C'est lui qui a mis en place le virement de 4 000 euros par mois dont il est aujourd'hui question, dès 2008 en réalité. À l'époque, le sénateur Raincourt venait de prendre la présidence du groupe UMP. Et visiblement, il estimait insuffisantes les indemnités que lui versait alors le Sénat (7 100 euros mensuels d’indemnité de base, plus 2 000 euros comme président de groupe, sans compter l’enveloppe de 6 000 euros pour couvrir ses frais professionnels et celle de 7 500 euros pour l’emploi d’assistants). Jean-Claude Carle a donc pioché dans le compte HSBC pour offrir un bonus à son patron.
Quand Henri de Raincourt a ensuite été promu ministre en juin 2009, ce virement automatique s'est poursuivi comme si de rien n'était, jusqu'à son interruption en mars 2011 (pour raisons inconnues). Au-delà de cette date, le ministre Raincourt a cependant continué d'encaisser de l'argent depuis le compte HSBC, via un chèque au moins, d'après nos informations. Un système plus discret peut-être ?
Pour justifier aujourd'hui ces versements, Henri de Raincourt avance une explication sacrément alambiquée dans son entretien à L'Yonne républicaine.
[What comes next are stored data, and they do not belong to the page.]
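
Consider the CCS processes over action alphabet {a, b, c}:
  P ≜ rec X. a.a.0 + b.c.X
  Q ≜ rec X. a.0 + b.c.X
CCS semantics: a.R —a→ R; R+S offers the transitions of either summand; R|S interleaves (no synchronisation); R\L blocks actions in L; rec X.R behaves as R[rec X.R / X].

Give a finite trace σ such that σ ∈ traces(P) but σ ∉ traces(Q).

aa

Reachable graph of P (4 states):
  s0 = rec X. a.a.0 + b.c.X has moves -a-> s1, -b-> s2
  s1 = a.0 has moves -a-> s3
  s2 = c.(rec X. a.a.0 + b.c.X) has moves -c-> s0
  s3 = 0 has moves deadlocked
Reachable graph of Q (3 states):
  t0 = rec X. a.0 + b.c.X has moves -a-> t1, -b-> t2
  t1 = 0 has moves deadlocked
  t2 = c.(rec X. a.0 + b.c.X) has moves -c-> t0
Executing aa from P (initial set {s0}):
  after a @ step 1: {s1}
  after a @ step 2: {s3}
  ✓ P
Executing aa from Q (initial set {t0}):
  after a @ step 1: {t1}
  after a @ step 2: ∅ (Q stuck)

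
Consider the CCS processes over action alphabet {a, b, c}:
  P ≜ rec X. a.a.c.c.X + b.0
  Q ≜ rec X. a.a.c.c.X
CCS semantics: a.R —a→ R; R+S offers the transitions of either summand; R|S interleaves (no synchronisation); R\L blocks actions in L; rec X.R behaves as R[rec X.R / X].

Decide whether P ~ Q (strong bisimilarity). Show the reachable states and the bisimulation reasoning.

LTS(P): 5 reachable states
  m0 = rec X. a.a.c.c.X + b.0 ⊢ ··a··> m1, ··b··> m2
  m1 = a.c.c.(rec X. a.a.c.c.X + b.0) ⊢ ··a··> m3
  m2 = 0 ⊢ ·
  m3 = c.c.(rec X. a.a.c.c.X + b.0) ⊢ ··c··> m4
  m4 = c.(rec X. a.a.c.c.X + b.0) ⊢ ··c··> m0
LTS(Q): 4 reachable states
  n0 = rec X. a.a.c.c.X ⊢ ··a··> n1
  n1 = a.c.c.(rec X. a.a.c.c.X) ⊢ ··a··> n2
  n2 = c.c.(rec X. a.a.c.c.X) ⊢ ··c··> n3
  n3 = c.(rec X. a.a.c.c.X) ⊢ ··c··> n0
Partition-refinement fixed point:
  B0 = {m0}
  B1 = {m2}
  B2 = {m1}
  B3 = {m3}
  B4 = {m4}
  B5 = {n0}
  B6 = {n1}
  B7 = {n2}
  B8 = {n3}
m0 ∈ B0, n0 ∈ B5 → different blocks

P ≁ Q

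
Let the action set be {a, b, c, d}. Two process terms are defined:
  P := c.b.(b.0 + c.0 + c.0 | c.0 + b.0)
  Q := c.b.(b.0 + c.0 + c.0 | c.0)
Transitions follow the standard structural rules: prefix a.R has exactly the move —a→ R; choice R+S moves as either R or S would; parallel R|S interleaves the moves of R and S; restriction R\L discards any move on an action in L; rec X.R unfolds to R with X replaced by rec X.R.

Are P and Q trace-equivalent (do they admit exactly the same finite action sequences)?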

En gros, il affirme qu'il était autorisé en tant que sénateur, lorsqu'il n'épuisait pas l'intégralité de son « enveloppe collaborateurs » (censée lui permettre de salarier des assistants), à reverser le reliquat dans les caisses de son groupe. Jusque-là, c'est exact. Le Sénat l'a permis afin que les groupes parlementaires puissent, grâce à cette rallonge, embaucher davantage de collaborateurs.
Mais Henri de Raincourt a l'air de considérer normal qu'en échange de ce reliquat (qu'il ne chiffre d'ailleurs pas), son groupe lui ait ensuite reversé 4 000 euros par mois, via le compte HSBC ! Outre que rien ne vient étayer cette version de l'histoire, elle paraît tout à fait contraire à l'esprit des règles du Sénat, sinon à la lettre.
Là où les justifications de Henri de Raincourt franchissent le seuil du ridicule, c'est quand il arrive à la période 2009-2011 où il n'était plus sénateur mais bien ministre. À ce moment-là, « ce qui (m')était versé correspond à la période précédente durant laquelle j'ai alimenté les caisses du groupe comme sénateur », ose-t-il. Chacun jaugera la solidité de cette défense.
Les deux juges qui enquêtent déjà depuis des mois sur des soupçons de « détournements de fonds publics », d'« abus de confiance » et de « blanchiment » au groupe UMP du Sénat (voir nos articles ici et là), ne manqueront surtout pas de se poser la question suivante : s'agissant de fonds à l'origine publics et destinés au travail parlementaire, Henri de Raincourt a-t-il, oui ou non, commis un délit ?
Partisan de François Fillon contre Jean-François Copé dans la guerre fratricide de 2012 à l'UMP, puis soutien de Gérard Larcher contre Jean-Pierre Raffarin dans la bataille pour la présidence du Sénat en 2014, Henri de Raincourt va désormais compter ses amis. D'ores et déjà, dans L'Yonne républicaine, il lance cet avertissement : « Il y a quand même des limites à me mettre tout sur le dos. »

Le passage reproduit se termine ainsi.